Slashdot Mirror

← Back to Stories (view on slashdot.org)

Adobe Security Chief Defends JavaScript Support

Posted by timothy on from the oh-it's-gotta-have-javascript dept.

Trailrunner7 writes "Despite the fact that the majority of [PDF-related] malware exploits use JavaScript to trigger an attack in Adobe's PDF Reader product, the company says it's impossible to completely remove JavaScript support without causing major compatibility problems. In a Q&A on Threatpost, Adobe security chief Brad Arkin says the removal of JavaScript support is a non-starter because it's an integral part of how users do form submissions. '"Anytime you're working with a PDF where you're entering information, JavaScript is used to do things like verify that the date you entered is the right format. If you're entering a phone number for a certain country it'll verify that you've got the right number of digits. When you click 'submit' on the form it'll go to the right place. All of this stuff has JavaScript behind the scenes making it work and it's difficult to remove without causing problems," Arkin explained.'"

3 of 216 comments (clear)

  1. B-A-L-O-N-E-Y by Stumbles · · Score: 0, Flamebait

    Yep Java is such a powerful language... it is the only one that can verify the correct number of digits for a phone number, the right date, etc. So there all you purist language tards; things like C++, C, perl, python, etal are utter crap compared to the almighty Java and its scripts. Who cares if there are a few security issues introduced, Adobe could not give a shit about it.

    --
    My karma is not a Chameleon.
  2. Stop right there. by geminidomino · · Score: 0, Flamebait

    Anytime you're working with a PDF where you're entering information, you've already failed

    Fixed that for you, dipshit.

    You can't defend a stupid idea by saying that without it, another stupid idea would be impossible.
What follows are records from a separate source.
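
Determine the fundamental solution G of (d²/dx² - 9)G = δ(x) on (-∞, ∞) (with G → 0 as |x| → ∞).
-\frac{e^{-3|x|}}{6}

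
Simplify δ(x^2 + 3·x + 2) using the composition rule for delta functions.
\frac{\delta(x + 2) + \delta(x + 1)}{1}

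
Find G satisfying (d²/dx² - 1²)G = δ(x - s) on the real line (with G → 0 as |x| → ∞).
-\frac{e^{-|x-s|}}{2}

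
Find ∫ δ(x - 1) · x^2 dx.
1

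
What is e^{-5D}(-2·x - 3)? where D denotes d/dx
7 - 2 x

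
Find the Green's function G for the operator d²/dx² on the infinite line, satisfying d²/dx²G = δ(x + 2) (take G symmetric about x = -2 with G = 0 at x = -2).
\frac{|x + 2|}{2}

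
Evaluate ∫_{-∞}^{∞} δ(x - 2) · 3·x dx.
6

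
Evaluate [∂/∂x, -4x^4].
- 16 x^{3}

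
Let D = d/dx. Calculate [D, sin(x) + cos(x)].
- \sin{\left(x \right)} + \cos{\left(x \right)}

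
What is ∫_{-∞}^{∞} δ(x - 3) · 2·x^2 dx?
18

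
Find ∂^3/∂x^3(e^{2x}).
8 e^{2 x}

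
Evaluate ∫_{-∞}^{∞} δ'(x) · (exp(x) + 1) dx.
-1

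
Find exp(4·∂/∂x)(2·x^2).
2 x^{2} + 16 x + 32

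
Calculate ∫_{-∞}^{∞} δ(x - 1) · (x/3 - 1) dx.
- \frac{2}{3}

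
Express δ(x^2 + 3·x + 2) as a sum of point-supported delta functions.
\frac{\delta(x + 1) + \delta(x + 2)}{1}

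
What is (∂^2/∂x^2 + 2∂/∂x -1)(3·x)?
6 - 3 x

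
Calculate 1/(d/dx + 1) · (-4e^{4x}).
- \frac{4 e^{4 x}}{5}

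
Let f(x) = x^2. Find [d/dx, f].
2 x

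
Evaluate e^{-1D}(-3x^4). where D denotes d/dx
- 3 x^{4} + 12 x^{3} - 18 x^{2} + 12 x - 3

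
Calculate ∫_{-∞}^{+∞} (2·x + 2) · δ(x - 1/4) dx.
\frac{5}{2}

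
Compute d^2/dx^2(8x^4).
96 x^{2}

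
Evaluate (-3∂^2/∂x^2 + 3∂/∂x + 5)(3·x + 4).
15 x + 29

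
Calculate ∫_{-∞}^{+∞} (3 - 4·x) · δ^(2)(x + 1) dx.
0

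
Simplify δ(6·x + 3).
\frac{\delta(x + 1/2)}{6}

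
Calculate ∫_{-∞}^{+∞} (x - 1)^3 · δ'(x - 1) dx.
0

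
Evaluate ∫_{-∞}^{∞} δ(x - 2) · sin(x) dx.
\sin{\left(2 \right)}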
    Well, I guess you CAN, since this knob just DID. He just didn't do a very good job of it.

  3. Re:Easy but far too simple solution by uniquename72 · · Score: 0, Flamebait
    Wow, three idiotic posts by morgan greywolf already, and I'm not even a tenth of the way through this page!

    Many enterprises use alternative tools for generating PDFs

    While you're correct that Adobe makes more from other tools, to say that free software is cutting into sales of Acrobat is just plain dumb. It's akin to saying, "Microsoft doesn't make that much off of Office because many enterprises use OpenOffice." Yes, there are free alternatives, but Adobe Acrobat is the standard bearer and will remain so for the foreseeable future.

    As a smart company, don't you think there's a REASON that Adobe continues product development on Acrobat? Or do you think they're just throwing away their money without any profit expectation?